[edit]
Smaller, Smarter, Greener: Reducing LLM Inference Emissions with RAG
Proceedings of the The 39th Canadian Conference on Artificial Intelligence, PMLR 318:450-463, 2026.
Abstract
The escalating computational demands of Large Language Models (LLMs) raise significant concerns regarding their environmental sustainability.

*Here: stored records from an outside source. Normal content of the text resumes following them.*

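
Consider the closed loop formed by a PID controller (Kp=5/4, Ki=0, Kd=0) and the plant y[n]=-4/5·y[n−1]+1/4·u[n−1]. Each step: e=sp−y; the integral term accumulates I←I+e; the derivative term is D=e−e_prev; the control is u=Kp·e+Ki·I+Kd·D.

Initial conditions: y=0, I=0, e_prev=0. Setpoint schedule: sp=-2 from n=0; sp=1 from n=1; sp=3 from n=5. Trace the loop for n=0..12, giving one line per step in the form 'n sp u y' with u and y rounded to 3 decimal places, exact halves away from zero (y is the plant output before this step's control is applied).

(exact arithmetic carried between steps; '≈' marks a value shown rounded to 6 d.p. or computed from one; I and e_prev carry over from the previous line; the table rounds u and y to 3 d.p., halves away from zero)
n=0: y=0, sp=-2, e=sp−y=-2; I=-2, D=e−e_prev=-2; u=5/4·(-2)+0·(-2)+0·(-2)=-2.5; next y=-4/5·0+1/4·(-2.5)=-0.625
n=1: y=-0.625, sp=1, e=sp−y=1.625; I=-0.375, D=e−e_prev=3.625; u=5/4·1.625+0·(-0.375)+0·3.625=2.03125; next y=-4/5·(-0.625)+1/4·2.03125≈1.007813
n=2: y≈1.007813, sp=1, e=sp−y≈-0.007813; I≈-0.382813, D=e−e_prev≈-1.632813; u=5/4·(-0.007813)+0·(-0.382813)+0·(-1.632813)≈-0.009766; next y=-4/5·1.007813+1/4·(-0.009766)≈-0.808691
n=3: y≈-0.808691, sp=1, e=sp−y≈1.808691; I≈1.425879, D=e−e_prev≈1.816504; u=5/4·1.808691+0·1.425879+0·1.816504≈2.260864; next y=-4/5·(-0.808691)+1/4·2.260864≈1.212169
n=4: y≈1.212169, sp=1, e=sp−y≈-0.212169; I≈1.213710, D=e−e_prev≈-2.020861; u=5/4·(-0.212169)+0·1.213710+0·(-2.020861)≈-0.265211; next y=-4/5·1.212169+1/4·(-0.265211)≈-1.036038
n=5: y≈-1.036038, sp=3, e=sp−y≈4.036038; I≈5.249748, D=e−e_prev≈4.248207; u=5/4·4.036038+0·5.249748+0·4.248207≈5.045048; next y=-4/5·(-1.036038)+1/4·5.045048≈2.090093
n=6: y≈2.090093, sp=3, e=sp−y≈0.909907; I≈6.159655, D=e−e_prev≈-3.126131; u=5/4·0.909907+0·6.159655+0·(-3.126131)≈1.137384; next y=-4/5·2.090093+1/4·1.137384≈-1.387728
n=7: y≈-1.387728, sp=3, e=sp−y≈4.387728; I≈10.547383, D=e−e_prev≈3.477820; u=5/4·4.387728+0·10.547383+0·3.477820≈5.484660; next y=-4/5·(-1.387728)+1/4·5.484660≈2.481347
n=8: y≈2.481347, sp=3, e=sp−y≈0.518653; I≈11.066036, D=e−e_prev≈-3.869075; u=5/4·0.518653+0·11.066036+0·(-3.869075)≈0.648316; next y=-4/5·2.481347+1/4·0.648316≈-1.822999
n=9: y≈-1.822999, sp=3, e=sp−y≈4.822999; I≈15.889035, D=e−e_prev≈4.304346; u=5/4·4.822999+0·15.889035+0·4.304346≈6.028749; next y=-4/5·(-1.822999)+1/4·6.028749≈2.965586
n=10: y≈2.965586, sp=3, e=sp−y≈0.034414; I≈15.923449, D=e−e_prev≈-4.788585; u=5/4·0.034414+0·15.923449+0·(-4.788585)≈0.043017; next y=-4/5·2.965586+1/4·0.043017≈-2.361715
n=11: y≈-2.361715, sp=3, e=sp−y≈5.361715; I≈21.285163, D=e−e_prev≈5.327301; u=5/4·5.361715+0·21.285163+0·5.327301≈6.702143; next y=-4/5·(-2.361715)+1/4·6.702143≈3.564908
n=12: y≈3.564908, sp=3, e=sp−y≈-0.564908; I≈20.720256, D=e−e_prev≈-5.926622; u=5/4·(-0.564908)+0·20.720256+0·(-5.926622)≈-0.706135; next y=-4/5·3.564908+1/4·(-0.706135)≈-3.028460

0 -2 -2.500 0.000
1 1 2.031 -0.625
2 1 -0.010 1.008
3 1 2.261 -0.809
4 1 -0.265 1.212
5 3 5.045 -1.036
6 3 1.137 2.090
7 3 5.485 -1.388
8 3 0.648 2.481
9 3 6.029 -1.823
10 3 0.043 2.966
11 3 6.702 -2.362
12 3 -0.706 3.565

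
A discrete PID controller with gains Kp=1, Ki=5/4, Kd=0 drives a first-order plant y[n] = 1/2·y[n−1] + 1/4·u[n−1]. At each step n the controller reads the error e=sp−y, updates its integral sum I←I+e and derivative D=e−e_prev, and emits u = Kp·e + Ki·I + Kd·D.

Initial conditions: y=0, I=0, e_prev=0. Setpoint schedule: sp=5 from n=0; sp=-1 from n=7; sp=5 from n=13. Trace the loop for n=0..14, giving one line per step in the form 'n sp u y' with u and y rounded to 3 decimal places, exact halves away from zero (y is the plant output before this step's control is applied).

0 5 11.250 0.000
1 5 11.172 2.813
2 5 10.786 4.199
3 5 10.444 4.796
4 5 10.220 5.009
5 5 10.095 5.059
6 5 10.034 5.053
7 -1 -3.492 5.035
8 -1 -3.407 1.645
9 -1 -2.946 -0.029
10 -1 -2.535 -0.751
11 -1 -2.265 -1.009
12 -1 -2.115 -1.071
13 5 11.459 -1.064
14 5 11.396 2.333

(exact arithmetic carried between steps; '≈' marks a value shown rounded to 6 d.p. or computed from one; I and e_prev carry over from the previous line; the table rounds u and y to 3 d.p., halves away from zero)
n=0: y=0, sp=5, e=sp−y=5; I=5, D=e−e_prev=5; u=1·5+5/4·5+0·5=11.25; next y=1/2·0+1/4·11.25=2.8125
n=1: y=2.8125, sp=5, e=sp−y=2.1875; I=7.1875, D=e−e_prev=-2.8125; u=1·2.1875+5/4·7.1875+0·(-2.8125)=11.171875; next y=1/2·2.8125+1/4·11.171875≈4.199219
n=2: y≈4.199219, sp=5, e=sp−y≈0.800781; I≈7.988281, D=e−e_prev≈-1.386719; u=1·0.800781+5/4·7.988281+0·(-1.386719)≈10.786133; next y=1/2·4.199219+1/4·10.786133≈4.796143
n=3: y≈4.796143, sp=5, e=sp−y≈0.203857; I≈8.192139, D=e−e_prev≈-0.596924; u=1·0.203857+5/4·8.192139+0·(-0.596924)≈10.444031; next y=1/2·4.796143+1/4·10.444031≈5.009079
n=4: y≈5.009079, sp=5, e=sp−y≈-0.009079; I≈8.183060, D=e−e_prev≈-0.212936; u=1·(-0.009079)+5/4·8.183060+0·(-0.212936)≈10.219746; next y=1/2·5.009079+1/4·10.219746≈5.059476
n=5: y≈5.059476, sp=5, e=sp−y≈-0.059476; I≈8.123584, D=e−e_prev≈-0.050397; u=1·(-0.059476)+5/4·8.123584+0·(-0.050397)≈10.095004; next y=1/2·5.059476+1/4·10.095004≈5.053489
n=6: y≈5.053489, sp=5, e=sp−y≈-0.053489; I≈8.070095, D=e−e_prev≈0.005987; u=1·(-0.053489)+5/4·8.070095+0·0.005987≈10.034130; next y=1/2·5.053489+1/4·10.034130≈5.035277
n=7: y≈5.035277, sp=-1, e=sp−y≈-6.035277; I≈2.034818, D=e−e_prev≈-5.981788; u=1·(-6.035277)+5/4·2.034818+0·(-5.981788)≈-3.491754; next y=1/2·5.035277+1/4·(-3.491754)≈1.644700
n=8: y≈1.644700, sp=-1, e=sp−y≈-2.644700; I≈-0.609882, D=e−e_prev≈3.390577; u=1·(-2.644700)+5/4·(-0.609882)+0·3.390577≈-3.407052; next y=1/2·1.644700+1/4·(-3.407052)≈-0.029413
n=9: y≈-0.029413, sp=-1, e=sp−y≈-0.970587; I≈-1.580469, D=e−e_prev≈1.674113; u=1·(-0.970587)+5/4·(-1.580469)+0·1.674113≈-2.946173; next y=1/2·(-0.029413)+1/4·(-2.946173)≈-0.751250
n=10: y≈-0.751250, sp=-1, e=sp−y≈-0.248750; I≈-1.829219, D=e−e_prev≈0.721837; u=1·(-0.248750)+5/4·(-1.829219)+0·0.721837≈-2.535274; next y=1/2·(-0.751250)+1/4·(-2.535274)≈-1.009443
n=11: y≈-1.009443, sp=-1, e=sp−y≈0.009443; I≈-1.819776, D=e−e_prev≈0.258194; u=1·0.009443+5/4·(-1.819776)+0·0.258194≈-2.265276; next y=1/2·(-1.009443)+1/4·(-2.265276)≈-1.071041
n=12: y≈-1.071041, sp=-1, e=sp−y≈0.071041; I≈-1.748735, D=e−e_prev≈0.061597; u=1·0.071041+5/4·(-1.748735)+0·0.061597≈-2.114878; next y=1/2·(-1.071041)+1/4·(-2.114878)≈-1.064240
n=13: y≈-1.064240, sp=5, e=sp−y≈6.064240; I≈4.315505, D=e−e_prev≈5.993199; u=1·6.064240+5/4·4.315505+0·5.993199≈11.458621; next y=1/2·(-1.064240)+1/4·11.458621≈2.332535
n=14: y≈2.332535, sp=5, e=sp−y≈2.667465; I≈6.982970, D=e−e_prev≈-3.396775; u=1·2.667465+5/4·6.982970+0·(-3.396775)≈11.396177; next y=1/2·2.332535+1/4·11.396177≈4.015312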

While prior work has quantified training emissions, inference - which dominates a model’s lifecycle carbon footprint - remains underexplored in holistic evaluations that jointly consider efficiency and effectiveness. This study investigates whether smaller models augmented with Retrieval-Augmented Generation (RAG) can achieve Pareto-optimal configurations that balance accuracy and carbon emissions better than larger, non-RAG models. We conduct experiments across three model families (DeepSeek-r1, Qwen3, Gemma 3) on two question answering datasets (HotpotQA, Natural Questions), measuring end-to-end emissions using CodeCarbon. Our results show that on Natural Questions, RAG enables models as small as 0.6B parameters to outperform 12B-32B models in terms of F1 score with lower carbon emissions, in some cases achieving up to 90% emission reductions. However, on HotpotQA, the efficiency benefits are more nuanced, with RAG consistently improving F1, but not always reducing emissions. Our work provides a systematic analysis of the efficiency-effectiveness trade-off of incorporating RAG, offering practical guidance for environmentally sustainable AI.